The finale of Jacaranda’s concert featured one of music’s most famous and beloved compositions, Prelude to the Afternoon of a FaunClaude Debussy (1862-1918) based this exquisite orchestral piece, on a poem by Stephane Mallarme. When it premiered in December, 1894, public reaction was divided: audiences and many fellow composers loved it but some critics damned the piece, finding it formless and erratic. Nevertheless, this work and others by Debussy ushered a new kind of music into the new century; a generation later, “Afternoon of a Faun” seemed tame compared to Stravinsky or Bartok. About six months after Debussy died of cancer in 1918, Arnold Schoenberg founded The Society for Private Musical Performances in Vienna. The group, which lasted three years, hosted weekly concerts at which music “from Mahler to the present” was studied and performed, usually in new arrangements for a reduced number of players. One of the Society members, Benno Sachs, wrote an unusual adaptation of “Afternoon of a Faun” in 1920. It is this arrangement, for about a dozen instruments, that concluded “Extrasensory”.

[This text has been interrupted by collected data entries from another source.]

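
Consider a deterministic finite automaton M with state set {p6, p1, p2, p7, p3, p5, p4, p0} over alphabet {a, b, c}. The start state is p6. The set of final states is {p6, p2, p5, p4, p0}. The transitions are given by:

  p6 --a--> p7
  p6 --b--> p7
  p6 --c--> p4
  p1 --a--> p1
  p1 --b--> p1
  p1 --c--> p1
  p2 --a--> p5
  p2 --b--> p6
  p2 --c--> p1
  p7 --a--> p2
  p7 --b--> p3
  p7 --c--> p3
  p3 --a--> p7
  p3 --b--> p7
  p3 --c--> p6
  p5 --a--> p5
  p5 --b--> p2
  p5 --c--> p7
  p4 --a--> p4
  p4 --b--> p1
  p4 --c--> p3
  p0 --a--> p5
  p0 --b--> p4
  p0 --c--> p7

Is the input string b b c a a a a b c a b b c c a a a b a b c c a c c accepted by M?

No

Trace: p6 -b-> p7 -b-> p3 -c-> p6 -a-> p7 -a-> p2 -a-> p5 -a-> p5 -b-> p2 -c-> p1 -a-> p1 -b-> p1 -b-> p1 -c-> p1 -c-> p1 -a-> p1 -a-> p1 -a-> p1 -b-> p1 -a-> p1 -b-> p1 -c-> p1 -c-> p1 -a-> p1 -c-> p1 -c-> p1
End state p1 is not accepting.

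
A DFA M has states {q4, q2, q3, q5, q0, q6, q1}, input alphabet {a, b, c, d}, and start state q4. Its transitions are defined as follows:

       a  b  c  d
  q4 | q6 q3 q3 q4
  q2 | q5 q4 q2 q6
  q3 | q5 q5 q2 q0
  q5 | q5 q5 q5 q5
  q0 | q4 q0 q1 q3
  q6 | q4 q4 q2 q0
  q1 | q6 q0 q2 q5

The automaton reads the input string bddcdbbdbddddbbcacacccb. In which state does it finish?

q5

Trace: q4 -b-> q3 -d-> q0 -d-> q3 -c-> q2 -d-> q6 -b-> q4 -b-> q3 -d-> q0 -b-> q0 -d-> q3 -d-> q0 -d-> q3 -d-> q0 -b-> q0 -b-> q0 -c-> q1 -a-> q6 -c-> q2 -a-> q5 -c-> q5 -c-> q5 -c-> q5 -b-> q5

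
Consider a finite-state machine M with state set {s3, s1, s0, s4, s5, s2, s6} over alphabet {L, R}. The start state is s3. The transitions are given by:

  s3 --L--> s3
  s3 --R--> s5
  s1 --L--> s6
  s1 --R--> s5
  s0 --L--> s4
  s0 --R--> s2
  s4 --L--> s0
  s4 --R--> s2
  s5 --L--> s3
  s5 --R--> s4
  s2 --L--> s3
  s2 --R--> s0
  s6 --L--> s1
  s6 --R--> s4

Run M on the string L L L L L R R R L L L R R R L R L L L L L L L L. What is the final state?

s3

s3 → s3 → s3 → s3 → s3 → s3 → s5 → s4 → s2 → s3 → s3 → s3 → s5 → s4 → s2 → s3 → s5 → s3 → s3 → s3 → s3 → s3 → s3 → s3 → s3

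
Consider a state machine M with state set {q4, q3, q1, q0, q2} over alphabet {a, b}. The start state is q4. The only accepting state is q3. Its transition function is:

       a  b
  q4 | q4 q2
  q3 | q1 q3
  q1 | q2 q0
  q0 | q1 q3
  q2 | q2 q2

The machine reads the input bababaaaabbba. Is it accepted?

q4 → q2 → q2 → q2 → q2 → q2 → q2 → q2 → q2 → q2 → q2 → q2 → q2 → q2
End state q2 is not accepting.

No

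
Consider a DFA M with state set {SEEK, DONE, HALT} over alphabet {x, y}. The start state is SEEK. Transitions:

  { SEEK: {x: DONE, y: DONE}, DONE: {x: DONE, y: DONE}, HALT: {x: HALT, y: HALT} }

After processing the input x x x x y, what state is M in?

start at SEEK
read 'x': SEEK → DONE
read 'x': DONE → DONE
read 'x': DONE → DONE
read 'x': DONE → DONE
read 'y': DONE → DONE

DONE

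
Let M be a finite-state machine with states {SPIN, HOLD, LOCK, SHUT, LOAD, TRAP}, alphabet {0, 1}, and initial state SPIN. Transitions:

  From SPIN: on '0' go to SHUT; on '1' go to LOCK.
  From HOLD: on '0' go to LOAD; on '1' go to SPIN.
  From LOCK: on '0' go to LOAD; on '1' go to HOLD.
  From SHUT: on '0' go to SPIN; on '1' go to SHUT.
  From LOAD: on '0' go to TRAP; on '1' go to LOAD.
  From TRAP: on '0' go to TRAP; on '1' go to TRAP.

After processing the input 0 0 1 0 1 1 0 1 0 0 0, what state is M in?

start at SPIN
read '0': SPIN → SHUT
read '0': SHUT → SPIN
read '1': SPIN → LOCK
read '0': LOCK → LOAD
read '1': LOAD → LOAD
read '1': LOAD → LOAD
read '0': LOAD → TRAP
read '1': TRAP → TRAP
read '0': TRAP → TRAP
read '0': TRAP → TRAP
read '0': TRAP → TRAP

TRAP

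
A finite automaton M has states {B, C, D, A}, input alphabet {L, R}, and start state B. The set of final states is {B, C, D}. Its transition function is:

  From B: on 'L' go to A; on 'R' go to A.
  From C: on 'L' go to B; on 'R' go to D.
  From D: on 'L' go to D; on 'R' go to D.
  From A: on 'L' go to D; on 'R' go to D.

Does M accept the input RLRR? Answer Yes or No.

Trace: B -R-> A -L-> D -R-> D -R-> D
End state D is accepting.

Yes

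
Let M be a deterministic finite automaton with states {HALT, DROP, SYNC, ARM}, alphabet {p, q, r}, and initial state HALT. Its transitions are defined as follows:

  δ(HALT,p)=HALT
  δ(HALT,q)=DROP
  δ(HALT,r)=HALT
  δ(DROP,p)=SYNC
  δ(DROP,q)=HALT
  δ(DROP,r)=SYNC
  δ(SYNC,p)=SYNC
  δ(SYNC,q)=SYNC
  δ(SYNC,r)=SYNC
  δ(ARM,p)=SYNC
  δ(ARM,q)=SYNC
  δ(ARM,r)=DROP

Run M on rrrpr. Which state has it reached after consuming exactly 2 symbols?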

The lack of the fifty additional musicians normally heard in Debussy’s original orchestration didn’t sink in until conductor Hilt returned with his small chamber group. But as soon as the familiar opening notes of the piece were played, it was apparent that this compact gang of polished musicians were creating a worthy rendition of “Faun”. The “string section” had only two violins along with a single viola, cello and bass. But combined with piano and harmonium—respectively, Jack Dettling and Aron Kallay again—the sound ripened at moments into something powerful. Hilt’s finesse and control of his musicians, Jennifer Cullinan’s rich oboe, Donald Foster’s effective clarinet and the ensemble’s teamwork helped make this performance memorable.

Finally, one of Messaien’s most talented students, composer Pierre Boulez, thought that “Prelude to the Afternoon of a Faun” was the absolute starting point of modern music. He said: “the flute of the faun brought new breath to the art of music”. The breath of Sara Andon’s flute brought an added elegance to the opening notes and several passages in “Faun” and her artistry is worth singling out. She can be heard on classical CD’s, on movie soundtracks, at jazz gigs and teaching in classrooms. Last fall, she excelled on three difficult solos at a concert honoring Lalo Schifrin.  She made the iconic music of Debussy as well as Messiaen’s “Oiseaux Exotiques” an intense experience at this outstanding concert.

Comments

  1. Mona Houghton says:

    Bravo Sean. You captured the essence of the evening.